Dedans

Poursuivant ma découverte de la jeune littérature italienne, je me suis plongée dans le roman de Sandro Bonvissuto, Dedans. C’est le premier roman publié de l’auteur, né en 1970, qui vit et travaille à Rome.

Ce qui frappe, dès les premières lignes, c’est le style. A la fois percutant et épuré. Qui ne sombre jamais dans une forme de complaisance, mais sait décrire avec justesse la vie et le destin des plus misérables.

Le roman se déroule en trois parties, trois temps de la vie du narrateur, qui remonte du présent vers le passé. Le présent, c’est cette détention dont il fait l’objet. On n’en saura pas la raison, juste la réalité acide de ce quotidien très particulier dans lequel les circonstances l’ont plongé. Ce qui reste de la vie en prison, les compagnons de chambre, le déroulement particulier des journées, et omniprésents, les murs.

Je compris alors la chose suivante : le mur est le plus épouvantable instrument de violence existant. Il n’a jamais évolué parce qu’il est né parfait. Et on ne s’aperçoit de toute sa puissance que quand on voit un mur en fonction. Parce que tous les murs ne fonctionnent pas ; ceux que nous rencontrons dans la vie de tous les jours, par exemple, ne sont pas des vrais murs. Ils s’interrompent, ou bien ils ont des portes, bref on peut d’une manière ou d’une autre les contourner ou les traverser. Ils sont comme des bombes désamorcées. Des murs à blanc. Ceux qui sont dedans, non. Ils fonctionnent. Et bien. Il n’y a rien qui vous tue comme un mur. Le mur fait la paire avec des obsessions internes, des choses humaines, plus anciennes que la peur. Malgré les apparences, le mur n’est pas fait pour agir sur votre corps ; si vous ne le touchez pas, il ne vous touche pas. Il est conçu pour agir sur la conscience. Parce que le mur n’est pas une chose qui fait mal ; c’est une idée qui fait mal. Il vous détruit sans même vous effleurer.

La seconde partie s’attache au récit d’une amitié fusionnelle entre le narrateur et son premier voisin de pupitre au collège.

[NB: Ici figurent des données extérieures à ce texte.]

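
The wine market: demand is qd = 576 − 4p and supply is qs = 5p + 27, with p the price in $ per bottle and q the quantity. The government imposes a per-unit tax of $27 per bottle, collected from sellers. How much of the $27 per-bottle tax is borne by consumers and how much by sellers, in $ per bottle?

Consumers bear $15 per bottle; sellers bear $12 per bottle.

Before the tax: set 576 − 4p = 5p + 27 → p* = $61, q* = 332.
With the tax collected from sellers, supply shifts: qs = 5(p − 27) + 27.
Solving gives q = 272 with consumers paying $76 and sellers receiving $49 (the $27 wedge).
Burden on consumers: $15; on sellers: $12. (They sum to $27.)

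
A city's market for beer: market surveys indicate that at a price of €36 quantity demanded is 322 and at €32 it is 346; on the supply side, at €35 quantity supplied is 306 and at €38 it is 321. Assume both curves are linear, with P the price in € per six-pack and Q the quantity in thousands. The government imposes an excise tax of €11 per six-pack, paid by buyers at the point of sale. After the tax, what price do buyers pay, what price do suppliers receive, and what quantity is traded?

Demand slope: (346 − 322)/(32 − 36) = -6, so Qd = 538 − 6P.
Supply slope: (321 − 306)/(38 − 35) = 5, so Qs = 5P + 131.
Before the tax: set 538 − 6P = 5P + 131 → P* = €37, Q* = 316.
With the tax collected from buyers, demand (in seller-price terms) shifts: Qd = 538 − 6(P + 11).
Solving gives Q = 286 with buyers paying €42 and suppliers receiving €31 (the €11 wedge).

Buyers pay €42; suppliers receive €31; quantity = 286.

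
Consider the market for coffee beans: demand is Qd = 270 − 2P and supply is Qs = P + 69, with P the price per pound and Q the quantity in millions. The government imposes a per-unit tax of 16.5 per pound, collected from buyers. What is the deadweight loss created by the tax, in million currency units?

Before the tax: set 270 − 2P = P + 69 → P* = 67, Q* = 136.
With the tax collected from buyers, demand (in seller-price terms) shifts: Qd = 270 − 2(P + 16.5).
New equilibrium: buyers pay 72.5, sellers receive 56, Q = 125. (Wedge: Pb − Ps = 16.5.)
Quantity falls by |ΔQ| = |136 − 125| = 11.
DWL = ½ · t · |ΔQ| = ½ · 16.5 · 11 = 90.75.

Deadweight loss = 90.75 million.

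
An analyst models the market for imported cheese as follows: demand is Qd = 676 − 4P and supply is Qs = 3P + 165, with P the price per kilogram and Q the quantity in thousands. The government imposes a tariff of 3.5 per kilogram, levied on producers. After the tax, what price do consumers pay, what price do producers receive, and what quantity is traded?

Before the tax: set 676 − 4P = 3P + 165 → P* = 73, Q* = 384.
With the tax collected from producers, supply shifts: Qs = 3(P − 3.5) + 165.
New equilibrium: consumers pay 74.5, producers receive 71, Q = 378. (Wedge: Pb − Ps = 3.5.)

Consumers pay 74.5; producers receive 71; quantity = 378.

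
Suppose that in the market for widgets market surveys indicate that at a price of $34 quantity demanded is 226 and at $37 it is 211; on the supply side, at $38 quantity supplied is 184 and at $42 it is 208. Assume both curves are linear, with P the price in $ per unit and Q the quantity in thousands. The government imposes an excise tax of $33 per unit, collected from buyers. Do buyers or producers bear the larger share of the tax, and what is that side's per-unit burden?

Buyers bear the larger share: $18 per unit.

Demand slope: (211 − 226)/(37 − 34) = -5, so Qd = 396 − 5P.
Supply slope: (208 − 184)/(42 − 38) = 6, so Qs = 6P − 44.
Before the tax: set 396 − 5P = 6P − 44 → P* = $40, Q* = 196.
With the tax collected from buyers, demand (in seller-price terms) shifts: Qd = 396 − 5(P + 33).
New equilibrium: buyers pay $58, producers receive $25, Q = 106. (Wedge: Pb − Ps = 33.)
Per-unit burden: buyers $18, producers $15.
Buyers take the larger share because demand is less price-elastic here (demand slope 5 vs supply slope 6).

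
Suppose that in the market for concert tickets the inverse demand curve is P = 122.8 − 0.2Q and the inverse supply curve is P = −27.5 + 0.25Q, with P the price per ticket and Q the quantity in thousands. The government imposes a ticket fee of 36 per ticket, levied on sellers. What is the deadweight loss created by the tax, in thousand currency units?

Rewrite in direct form: Qd = 614 − 5P and Qs = 4P + 110.
Without the tax, 614 − 5P = 4P + 110 gives 9P = 504, so P* = 56 and Q* = 334.
With the tax collected from sellers, supply shifts: Qs = 4(P − 36) + 110.
New equilibrium: buyers pay 72, sellers receive 36, Q = 254. (Wedge: Pb − Ps = 36.)
Quantity falls by |ΔQ| = |334 − 254| = 80.
DWL = ½ · t · |ΔQ| = ½ · 36 · 80 = 1440.

Deadweight loss = 1440 thousand.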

La dernière, la plus émouvante à mes yeux, s’intitule « Le jour où mon père m’a appris à faire de la bicyclette ». La vie à hauteur d’enfant s’y déploie dans toute sa fragilité obstinée, avec un humour certain.

Je le [mon père] trouvai tout de suite. De toute manière, il était déjà encombrant à cette époque. C’est une des images les plus nettes et les plus définitives que j’aie de lui. Il était assis à table ; c’était sa manière de passer les congés d’été. Peut-être qu’il ne se levait même pas de là entre le déjeuner et le dîner. Il était en train de jouer aux cartes avec des amis, et il ne semblait pas avoir l’allure d’un expert des choses qui bougent. Au contraire, je n’avais jamais vu de ma vie une chose vivante aussi immobile. Il appartenait peut-être à un genre ornemental, par ailleurs d’un goût douteux. Mon père ; c’était qui celui-là? J’avais entendu parler de lui et, quelquefois, je devais aussi l’avoir aperçu à la maison. Un être énigmatique, dont j’avais du mal à comprendre le sens.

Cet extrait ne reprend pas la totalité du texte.